Whatever your investment style or strategy, there's no denying that tried-and true dividend stocks can be a superb addition to any portfolio. Companies with an enviable track record of paying and increasing their dividends in all types of markets can both provide a safe haven for investors in market storms while maximizing portfolio returns over the long run. 

If you're on the hunt for unstoppable dividend stocks to invest in this month, don't overlook these two powerhouses for your buy list. 

1. Eli Lilly

Eli Lilly (LLY -0.13%) has an illustrious history of maintaining and raising its payout, combined with a diverse, profitable business, which creates a compelling buying proposition for long-term investors. The stock currently yields around 1.1% based on the current share price. 

While that might seem on the low end for a dividend stock, the company has increased its payout by nearly 90% over the trailing five years alone. Meanwhile, the stock has delivered a total return of -- wait for it -- more than 370% during that same five-year period. For context, the S&P 500's trailing five-year return currently sits around 60%.  

Eli Lilly has a company history that traces all the way back to 1876. Not only is it one of the oldest pharmaceutical companies in the world, it's also one of the largest -- ranking 12th globally. The company reported revenue to the tune of $28.3 billion in 2021. That's a 15% increase from the prior year, a solid clip for such a mature business.  

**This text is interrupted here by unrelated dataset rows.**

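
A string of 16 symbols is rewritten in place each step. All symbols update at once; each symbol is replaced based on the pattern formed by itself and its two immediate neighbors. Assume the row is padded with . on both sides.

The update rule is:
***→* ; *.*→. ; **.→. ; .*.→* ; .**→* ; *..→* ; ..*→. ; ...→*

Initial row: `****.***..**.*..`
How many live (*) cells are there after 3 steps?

step 1: ***..**.*.*..***
step 2: **.*.*..*.**.**.
step 3: *..*.**.*.*..*.*
count of *: 8

8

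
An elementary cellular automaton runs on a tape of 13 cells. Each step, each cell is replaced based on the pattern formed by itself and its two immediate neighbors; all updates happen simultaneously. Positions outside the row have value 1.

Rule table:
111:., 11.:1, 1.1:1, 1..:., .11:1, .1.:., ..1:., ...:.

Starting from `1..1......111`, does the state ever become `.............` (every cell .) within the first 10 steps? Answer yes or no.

no

step 1: 1.........1..
step 2: 1............
step 3: 1............  (fixed point — unchanged through step 10)
step 10 is 1............, still not uniform .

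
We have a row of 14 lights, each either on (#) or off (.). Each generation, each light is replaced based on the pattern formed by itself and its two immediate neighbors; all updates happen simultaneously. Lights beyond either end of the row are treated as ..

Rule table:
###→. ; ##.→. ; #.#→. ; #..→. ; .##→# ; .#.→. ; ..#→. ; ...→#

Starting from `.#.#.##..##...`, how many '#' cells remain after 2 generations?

.....#...#..##
####...#....#.
count of #: 6

6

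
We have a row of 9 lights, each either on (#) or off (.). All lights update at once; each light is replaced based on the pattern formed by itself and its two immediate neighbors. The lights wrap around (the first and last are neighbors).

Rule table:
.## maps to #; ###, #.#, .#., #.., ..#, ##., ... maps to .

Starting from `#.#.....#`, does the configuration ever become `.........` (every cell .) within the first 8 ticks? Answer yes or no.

........#
.........
all cells are . at tick 2

yes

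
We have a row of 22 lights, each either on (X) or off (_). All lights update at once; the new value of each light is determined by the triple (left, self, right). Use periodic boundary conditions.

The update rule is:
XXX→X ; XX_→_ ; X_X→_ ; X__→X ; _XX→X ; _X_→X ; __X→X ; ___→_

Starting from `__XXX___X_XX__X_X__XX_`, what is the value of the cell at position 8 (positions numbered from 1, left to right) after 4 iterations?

_XXX_X_XX_X_XXX_XXXX_X
_XX__X_X__X_XX__XXX__X
_X_XXX_XXXX_X_XXXX_XXX
_X_XX__XXX__X_XXX__XX_
position 8 holds X

X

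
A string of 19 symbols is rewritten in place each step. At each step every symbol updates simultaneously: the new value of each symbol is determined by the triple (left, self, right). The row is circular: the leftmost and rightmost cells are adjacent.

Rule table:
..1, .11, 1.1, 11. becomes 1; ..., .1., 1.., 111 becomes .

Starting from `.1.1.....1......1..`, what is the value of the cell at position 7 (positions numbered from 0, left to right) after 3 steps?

.

1.1.....1......1...
.1.....1......1...1
1.....1......1...1.
position 7 holds .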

Looking back at a much broader stretch of time, the pharmaceutical stock has an exceptional track record of generating steady revenue growth and profits. Over the past five-year period, Eli Lilly has grown its annual revenue and net income by respective amounts of 32% and 73%. Meanwhile, its cash from operations has grown by about 31% in that same five-year stretch.

In the most recent quarter, Eli Lilly reported revenue of $6.9 billion, a 2% increase from the prior-year period. Its net income totaled $1.5 billion, up 31% year over year. This growth continues to be driven by a wide range of the top-selling products that Eli Lilly counts as part of its portfolio, including Verzenio, a CDK inhibitor used to treat metastatic breast cancer; type 2 diabetes drugs Trulicity, Mounjaro, and Jardiance;and monoclonal antibody drug Taltz, to name a handful.  

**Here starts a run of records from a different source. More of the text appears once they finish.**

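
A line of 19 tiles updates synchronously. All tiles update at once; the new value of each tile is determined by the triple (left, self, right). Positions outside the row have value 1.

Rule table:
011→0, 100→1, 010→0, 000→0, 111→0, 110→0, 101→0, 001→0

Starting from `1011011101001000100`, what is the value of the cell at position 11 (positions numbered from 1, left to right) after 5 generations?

0

generation 1: 0000000000100100010
generation 2: 1000000000010010000
generation 3: 0100000000001001000
generation 4: 0010000000000100100
generation 5: 1001000000000010010
position 11 holds 0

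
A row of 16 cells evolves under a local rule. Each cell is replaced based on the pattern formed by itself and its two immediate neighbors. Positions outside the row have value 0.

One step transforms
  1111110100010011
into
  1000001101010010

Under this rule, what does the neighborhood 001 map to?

0

At position 10 the neighborhood is 001; the next row has 0 there.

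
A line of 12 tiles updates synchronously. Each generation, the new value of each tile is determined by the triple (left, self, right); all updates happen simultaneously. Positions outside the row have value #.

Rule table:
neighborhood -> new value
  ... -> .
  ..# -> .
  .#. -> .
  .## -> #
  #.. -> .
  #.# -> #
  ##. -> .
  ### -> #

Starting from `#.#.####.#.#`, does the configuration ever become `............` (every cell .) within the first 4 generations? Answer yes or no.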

For investors seeking a reliable dividend and consistent portfolio growth, a tried-and-true pharmaceutical stock like Eli Lilly, with its mature business and ever-expanding portfolio, could pose an intriguing buying opportunity. 

2. Johnson & Johnson 

Johnson & Johnson (JNJ -1.82%) is another dividend powerhouse to consider for your buy list this month. The company is a member of the Dividend Kings, as it has not only kept up with but increased its dividend for 60 years. To be a member of the Dividend King club, a stock must raise its dividend for at least 50 consecutive years. 

J&J's current dividend yield stands around 2.7%. For context, the average stock trading on the S&P 500 pays a dividend that yields about 2%. Moreover, Johnson & Johnson -- while not a growth stock by any means -- has delivered steady returns for investors over the years. In the past three years alone, the stock's total return comes to more than 40%.  

Historically, Johnson & Johnson's pharmaceutical and medical device segments have been its fastest growing, as well as the most prominent drivers of revenue growth and profits. In 2021, these two segments brought in combined revenues of about $79 billion. For context, the company's total 2021 revenue came to approximately $94 billion, up about 14% compared to the prior year. It also generated net income of about $21 billion, a 42% increase from 2020.  

It's no wonder then that the company has decided to spin off its consumer health business from its pharmaceutical/medical device segments into a separate, publicly traded company called Kenvue.

While the pharmaceutical/medical device company (which will retain the Johnson & Johnson name) and the new consumer health company look to be poised for different growth journeys, the latter business is nothing to sneeze at. In fact, most people know J&J for its consumer health products like Tylenol and Band-Aid.

When Kenvue launches in 2023, management has said that it expects the company to remain a leader in the consumer health space, a market on track to hit a global valuation of $425 billion this year.

Investors planning on buying and holding Johnson & Johnson for many years can benefit from the growth story of a company with an incredible track record of generating consistent business and shareholder returns.